Lowell is a town in Dodge County, Wisconsin, United States. The population was 1,166 at the 2020 census. The Village of Lowell and the unincorporated community of North Lowell are located in the town.

==Geography==
According to the United States Census Bureau, the town has a total area of 51.9 square miles (134.4 km^{2}), of which 51.4 square miles (133.2 km^{2}) is land and 0.4 square mile (1.2 km^{2}) (0.87%) is water.

==Demographics==
As of the census of 2000, there were 1,169 people, 433 households, and 333 families living in the town. The population density was 22.7 people per square mile (8.8/km^{2}). There were 456 housing units at an average density of 8.9 per square mile (3.4/km^{2}). The racial makeup of the town was 97.52% White, 0.26% Black or African American, 0.43% Native American, 0.17% Asian, 1.03% from other races, and 0.60% from two or more races. 2.48% of the population were Hispanic or Latino of any race.

There were 433 households, out of which 35.6% had children under the age of 18 living with them, 66.5% were married couples living together, 6.2% had a female householder with no husband present, and 22.9% were non-families. 16.9% of all households were made up of individuals, and 5.8% had someone living alone who was 65 years of age or older. The average household size was 2.70 and the average family size was 3.01.

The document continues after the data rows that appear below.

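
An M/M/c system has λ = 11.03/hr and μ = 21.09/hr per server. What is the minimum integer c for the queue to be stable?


Stability requires cμ > λ ⇔ c > λ/μ.
λ/μ = 11.03/21.09 = 0.5230
Minimum integer c = ⌊0.5230⌋ + 1 = 1
Check: 1·21.09 = 21.09 > 11.03, while 0·21.09 = 0.00 ≤ 11.03

Final: 1 servers


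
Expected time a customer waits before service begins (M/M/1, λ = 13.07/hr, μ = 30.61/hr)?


ρ = 13.07/30.61 = 0.4270
Wq = ρ/(μ−λ) = 0.4270/(30.61 − 13.07) = 0.4270/17.54 = 0.02434 hr

Final: 0.02434 hr


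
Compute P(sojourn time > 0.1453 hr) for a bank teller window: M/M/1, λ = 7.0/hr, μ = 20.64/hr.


W ~ Exponential(μ−λ) for M/M/1.
μ − λ = 20.64 − 7.0 = 13.6400
P(W > t) = e^{−(μ−λ)t} = e^{−1.9819} = 0.137808

Final: 0.137808


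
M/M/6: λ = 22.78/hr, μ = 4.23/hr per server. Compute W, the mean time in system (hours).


a = 5.3853; ρ = 0.8976; P₀ = 0.002220
Lq = P₀·a^c·ρ/(c!(1−ρ)²) = 6.43301
Wq = Lq/λ = 6.43301/22.78 = 0.28240 hr
W = Wq + 1/μ = 0.28240 + 0.23641 = 0.51880 hr

Final: 0.51880 hr


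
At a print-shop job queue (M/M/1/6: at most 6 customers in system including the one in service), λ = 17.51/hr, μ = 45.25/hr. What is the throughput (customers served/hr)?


ρ = 0.3870; P_K = (1−ρ)ρ^6/(1−ρ^7) = 0.002061
λ_eff = λ(1 − P_K) = 17.51·(1 − 0.002061) = 17.51·0.997939 = 17.4739 /hr

Final: 17.4739 /hr


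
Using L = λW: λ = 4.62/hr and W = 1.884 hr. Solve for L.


L = λW = 4.62·1.884 = 8.7041

Final: 8.7041


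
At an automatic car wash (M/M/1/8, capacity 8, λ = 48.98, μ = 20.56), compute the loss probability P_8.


ρ = λ/μ = 48.98/20.56 = 2.3823
P_K = (1−ρ)ρ^K/(1−ρ^(K+1)) = (-1.3823·1037.445673)/(1 − 2471.502387)
= -1434.056714/-2470.502387 = 0.580472

Final: 0.580472


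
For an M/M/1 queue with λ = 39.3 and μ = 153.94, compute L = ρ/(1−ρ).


ρ = λ/μ = 39.3/153.94 = 0.2553
L = ρ/(1−ρ) = 0.2553/(1 − 0.2553) = 0.2553/0.7447 = 0.3428

Final: 0.3428


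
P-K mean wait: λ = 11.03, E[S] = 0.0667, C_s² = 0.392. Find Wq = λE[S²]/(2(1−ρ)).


ρ = λ·E[S] = 11.03·0.0667 = 0.7357
E[S²] = E[S]²(1+C_s²) = 0.0667²·(1+0.392) = 0.006193
Wq = λ·E[S²]/(2(1−ρ)) = 11.03·0.006193/(2·0.2643) = 0.12922 hr

Final: 0.12922 hr


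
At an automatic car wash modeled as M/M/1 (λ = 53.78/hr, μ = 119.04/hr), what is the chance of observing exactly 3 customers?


ρ = 53.78/119.04 = 0.4518
P_n = (1−ρ)·ρ^n = (1 − 0.4518)·0.4518^3 = 0.5482·0.092211 = 0.050552

Final: 0.050552


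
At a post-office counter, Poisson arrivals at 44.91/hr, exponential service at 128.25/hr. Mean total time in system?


W = 1/(μ−λ) = 1/(128.25 − 44.91) = 1/83.34 = 0.01200 hr

Final: 0.01200 hr


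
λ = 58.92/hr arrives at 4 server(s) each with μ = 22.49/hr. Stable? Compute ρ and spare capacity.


Total capacity cμ = 4·22.49 = 89.96/hr
ρ = λ/(cμ) = 58.92/89.96 = 0.6550
Stable ⇔ ρ < 1: YES
Spare capacity = cμ − λ = 89.96 − 58.92 = 31.04/hr

Final: ρ = 0.6550; stable; margin = 31.04/hr


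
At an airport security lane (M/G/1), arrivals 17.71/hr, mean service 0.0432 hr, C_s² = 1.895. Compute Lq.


ρ = λ·E[S] = 17.71·0.0432 = 0.7651
Lq = ρ²(1+C_s²)/(2(1−ρ)) = 0.5853·(1+1.895)/(2·0.2349)
= 0.5853·2.8950/0.4699 = 3.60652

Final: 3.60652


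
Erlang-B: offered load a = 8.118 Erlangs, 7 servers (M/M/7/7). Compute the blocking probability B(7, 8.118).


B(c,a) = (a^c/c!) / Σ_{k=0}^{c} a^k/k!
a^7/7! = 461.012597
Σ terms (k=0..7): 1.00000 + 8.11800 + 32.95096 + 89.16530 + 180.96098 + 293.80825 + 397.52256 + 461.01260 = 1464.538661
B = 461.012597/1464.538661 = 0.314783

Final: 0.314783


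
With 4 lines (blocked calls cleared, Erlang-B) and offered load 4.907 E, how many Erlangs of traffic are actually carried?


B(4,4.907) = 0.390923 (Erlang-B)
Carried load = a(1 − B) = 4.907·(1 − 0.390923) = 4.907·0.609077 = 2.9887 E

Final: 2.9887 Erlangs


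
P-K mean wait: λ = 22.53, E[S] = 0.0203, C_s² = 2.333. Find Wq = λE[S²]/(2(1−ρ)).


ρ = λ·E[S] = 22.53·0.0203 = 0.4574
E[S²] = E[S]²(1+C_s²) = 0.0203²·(1+2.333) = 0.001373
Wq = λ·E[S²]/(2(1−ρ)) = 22.53·0.001373/(2·0.5426) = 0.02851 hr

Final: 0.02851 hr


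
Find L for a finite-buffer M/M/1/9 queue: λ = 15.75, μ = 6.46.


ρ = 15.75/6.46 = 2.4381
L = ρ[1 − (K+1)ρ^K + Kρ^(K+1)] / [(1−ρ)(1−ρ^(K+1))]
Numerator: 2.4381·(1 − 10·3043.913881 + 9·7421.307064) = 88633.063461
Denominator: (-1.4381)·(-7420.307064) = 10670.998858
L = 88633.063461/10670.998858 = 8.3060

Final: 8.3060


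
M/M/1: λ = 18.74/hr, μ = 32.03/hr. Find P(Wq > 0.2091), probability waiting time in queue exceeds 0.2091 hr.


ρ = 18.74/32.03 = 0.5851
P(Wq > t) = ρ·e^{−(μ−λ)t} = 0.5851·e^{−2.7789}
= 0.5851·0.062104 = 0.036336

Final: 0.036336


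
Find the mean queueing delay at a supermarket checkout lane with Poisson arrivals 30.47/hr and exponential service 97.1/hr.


ρ = 30.47/97.1 = 0.3138
Wq = ρ/(μ−λ) = 0.3138/(97.1 − 30.47) = 0.3138/66.63 = 0.004710 hr

Final: 0.004710 hr


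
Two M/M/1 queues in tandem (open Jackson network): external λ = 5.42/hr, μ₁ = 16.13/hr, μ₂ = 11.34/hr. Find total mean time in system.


Each node sees arrival rate λ = 5.42/hr (tandem ⇒ throughput preserved).
W₁ = 1/(μ₁−λ) = 1/(16.13−5.42) = 0.09337 hr
W₂ = 1/(μ₂−λ) = 1/(11.34−5.42) = 0.16892 hr
W_total = W₁ + W₂ = 0.09337 + 0.16892 = 0.26229 hr

Final: 0.26229 hr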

In the town, the population was spread out, with 25.6% under the age of 18, 8.1% from 18 to 24, 32.2% from 25 to 44, 22.9% from 45 to 64, and 11.1% who were 65 years of age or older. The median age was 37 years. For every 100 females, there were 110.3 males. For every 100 females age 18 and over, there were 117.0 males.

The median income for a household in the town was $47,833, and the median income for a family was $51,250. Males had a median income of $33,098 versus $23,889 for females. The per capita income for the town was $19,729. About 5.2% of families and 6.8% of the population were below the poverty line, including 7.7% of those under age 18 and 10.5% of those age 65 or over.